An assessment of their psychosocial risk factors is critical in order to define the site of service and any postoperative needs. A routine part of any preoperative evaluation should be a risk assessment that can be a critical factor in successful treatment.

A thorough physical examination needs to be performed in order to identify any associated injuries, the neurovascular status of the extremity, and the functional status of the extremity.

Assessment of the active use of the arm is typically limited by pain and of limited value.

A careful examination of the neurovascular status of the extremity is critical. Assessment of axillary nerve motor function can be difficult because of pain, but axillary nerve sensory function is easier to assess. The vascular status of the extremity is carefully assessed. Peripheral pulses are
examined and compared with the opposite unaffected extremity. Any concern for a vascular injury should be assessed before surgery.

The skin should be inspected for any abrasions or open wounds that might influence timing of treatment. Assessment of the soft tissues of the shoulder for the degree of swelling and ecchymosis is performed.

Standard shoulder images including an anteroposterior in the scapular plane, scapular Y, and axillary view are ideal. However, positioning for an axillary view can be difficult because of pain. In this case a Velpeau view can be helpful.

Vascular injuries are rare but are associated with dislocation of the humeral head and displacement of the humeral shaft medial to the coracoid into the axilla.³

If vascular injury is suspected, a vascular ultrasound scan or an angiogram is required in order to appropriately plan for surgery (Figure 32-2).

Advanced imaging is occasionally required. Magnetic resonance imaging is rarely indicated, but computed tomography² scans can be very helpful in assessing the fracture pattern and quality of the tuberosity fragments.
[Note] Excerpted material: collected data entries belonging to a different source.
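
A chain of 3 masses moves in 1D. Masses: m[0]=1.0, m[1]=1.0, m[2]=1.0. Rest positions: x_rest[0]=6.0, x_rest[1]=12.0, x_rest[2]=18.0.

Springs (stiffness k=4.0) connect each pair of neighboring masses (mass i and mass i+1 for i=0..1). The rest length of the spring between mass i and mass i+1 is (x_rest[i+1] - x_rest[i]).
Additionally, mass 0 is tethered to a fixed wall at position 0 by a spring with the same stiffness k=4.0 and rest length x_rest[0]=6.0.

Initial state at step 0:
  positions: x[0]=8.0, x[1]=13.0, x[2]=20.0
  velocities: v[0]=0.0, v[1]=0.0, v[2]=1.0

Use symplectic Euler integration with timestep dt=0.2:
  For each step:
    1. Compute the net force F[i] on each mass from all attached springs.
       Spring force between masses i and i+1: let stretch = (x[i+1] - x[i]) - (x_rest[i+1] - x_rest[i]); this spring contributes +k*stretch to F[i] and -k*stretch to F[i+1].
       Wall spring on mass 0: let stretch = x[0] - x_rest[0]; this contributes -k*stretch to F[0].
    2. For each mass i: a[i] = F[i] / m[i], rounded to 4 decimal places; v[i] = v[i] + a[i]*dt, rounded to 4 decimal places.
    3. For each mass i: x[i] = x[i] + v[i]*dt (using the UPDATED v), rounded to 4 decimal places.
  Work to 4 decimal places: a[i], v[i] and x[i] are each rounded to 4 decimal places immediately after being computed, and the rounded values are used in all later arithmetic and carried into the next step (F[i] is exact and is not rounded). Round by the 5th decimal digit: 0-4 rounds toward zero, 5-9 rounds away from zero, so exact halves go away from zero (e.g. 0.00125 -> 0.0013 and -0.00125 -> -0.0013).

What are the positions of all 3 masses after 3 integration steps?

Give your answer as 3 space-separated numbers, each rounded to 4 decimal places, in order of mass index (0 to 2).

Answer: 6.0508 14.1192 19.8612

Derivation:
Step 0: x=[8.0000 13.0000 20.0000] v=[0.0000 0.0000 1.0000]
Step 1: x=[7.5200 13.3200 20.0400] v=[-2.4000 1.6000 0.2000]
Step 2: x=[6.7648 13.7872 19.9648] v=[-3.7760 2.3360 -0.3760]
Step 3: x=[6.0508 14.1192 19.8612] v=[-3.5699 1.6602 -0.5181]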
Reformatted 3-dimensional images can provide improved understanding of the fracture pattern (Figure 32-3).

The majority of proximal humerus fractures are nondisplaced and can be treated nonoperatively.

Displaced fractures of the proximal humerus do poorly with nonoperative management.
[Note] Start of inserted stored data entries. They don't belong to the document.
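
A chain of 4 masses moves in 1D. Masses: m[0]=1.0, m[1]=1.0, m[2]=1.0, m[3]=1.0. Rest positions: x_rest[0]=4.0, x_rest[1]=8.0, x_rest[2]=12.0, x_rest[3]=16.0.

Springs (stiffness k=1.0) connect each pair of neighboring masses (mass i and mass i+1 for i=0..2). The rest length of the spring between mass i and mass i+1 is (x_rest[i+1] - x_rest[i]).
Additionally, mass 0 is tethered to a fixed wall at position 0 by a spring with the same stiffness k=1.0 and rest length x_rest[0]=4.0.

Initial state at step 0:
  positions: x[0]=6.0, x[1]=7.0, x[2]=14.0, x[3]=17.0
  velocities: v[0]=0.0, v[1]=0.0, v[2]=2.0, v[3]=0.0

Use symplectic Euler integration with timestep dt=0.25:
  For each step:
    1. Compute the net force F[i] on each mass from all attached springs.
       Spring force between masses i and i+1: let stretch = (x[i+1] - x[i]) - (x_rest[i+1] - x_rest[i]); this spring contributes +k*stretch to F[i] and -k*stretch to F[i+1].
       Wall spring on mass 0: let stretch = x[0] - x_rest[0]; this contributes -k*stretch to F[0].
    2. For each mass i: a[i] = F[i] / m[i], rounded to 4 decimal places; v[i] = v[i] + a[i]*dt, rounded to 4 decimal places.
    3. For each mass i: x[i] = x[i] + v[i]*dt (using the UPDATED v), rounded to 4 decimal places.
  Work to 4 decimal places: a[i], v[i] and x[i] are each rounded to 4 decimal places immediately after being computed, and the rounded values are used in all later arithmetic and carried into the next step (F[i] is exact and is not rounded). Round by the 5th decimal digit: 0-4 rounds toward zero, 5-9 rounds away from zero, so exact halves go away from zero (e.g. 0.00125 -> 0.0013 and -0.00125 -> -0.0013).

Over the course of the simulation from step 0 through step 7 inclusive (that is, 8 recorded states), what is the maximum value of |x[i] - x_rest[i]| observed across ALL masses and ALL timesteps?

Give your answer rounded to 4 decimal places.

Answer: 3.2820

Derivation:
Step 0: x=[6.0000 7.0000 14.0000 17.0000] v=[0.0000 0.0000 2.0000 0.0000]
Step 1: x=[5.6875 7.3750 14.2500 17.0625] v=[-1.2500 1.5000 1.0000 0.2500]
Step 2: x=[5.1250 8.0742 14.2461 17.1992] v=[-2.2500 2.7969 -0.0156 0.5469]
Step 3: x=[4.4265 8.9749 14.0410 17.4014] v=[-2.7940 3.6026 -0.8203 0.8086]
Step 4: x=[3.7356 9.9079 13.7293 17.6435] v=[-2.7635 3.7320 -1.2467 0.9685]
Step 5: x=[3.1970 10.6940 13.4234 17.8910] v=[-2.1543 3.1443 -1.2235 0.9900]
Step 6: x=[2.9272 11.1821 13.2262 18.1093] v=[-1.0793 1.9524 -0.7890 0.8731]
Step 7: x=[2.9904 11.2820 13.2064 18.2724] v=[0.2526 0.3997 -0.0793 0.6523]
Max displacement = 3.2820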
Nonoperative treatment of displaced fractures of the proximal humerus is reserved for patients whose medical and psychosocial comorbidities make them too high risk for surgical intervention.

If nonoperative treatment is elected, the patient is placed in a sling for comfort for the first few weeks. They are encouraged to perform active motion of the elbow, wrist, and hand. When comfort allows, pendulum exercises are initiated.

Once fracture healing is noted radiographically, passive, active-assisted, and finally active range-of-motion exercises are begun.

Realistic expectations for shoulder function must be reenforced as these patients will often have functional limitations.

Shoulder arthroplasty is considered for displaced 3- and 4-part proximal humerus fractures when anatomic reduction cannot be reliably achieved with nonreplacement options.

Hemiarthroplasty has historically been the preferred treatment of unreconstructable proximal humerus fractures. Reproducible results with hemiarthroplasty have been elusive and rely on appropriate implant positioning and tuberosity healing.^{4, 5 and 6}

RSA has become the preferred method for managing these injuries. The intrinsic stability of the implant and the ability of this implant to function reasonably well without tuberosity healing makes this an attractive option in elderly patients with osteoporotic bone.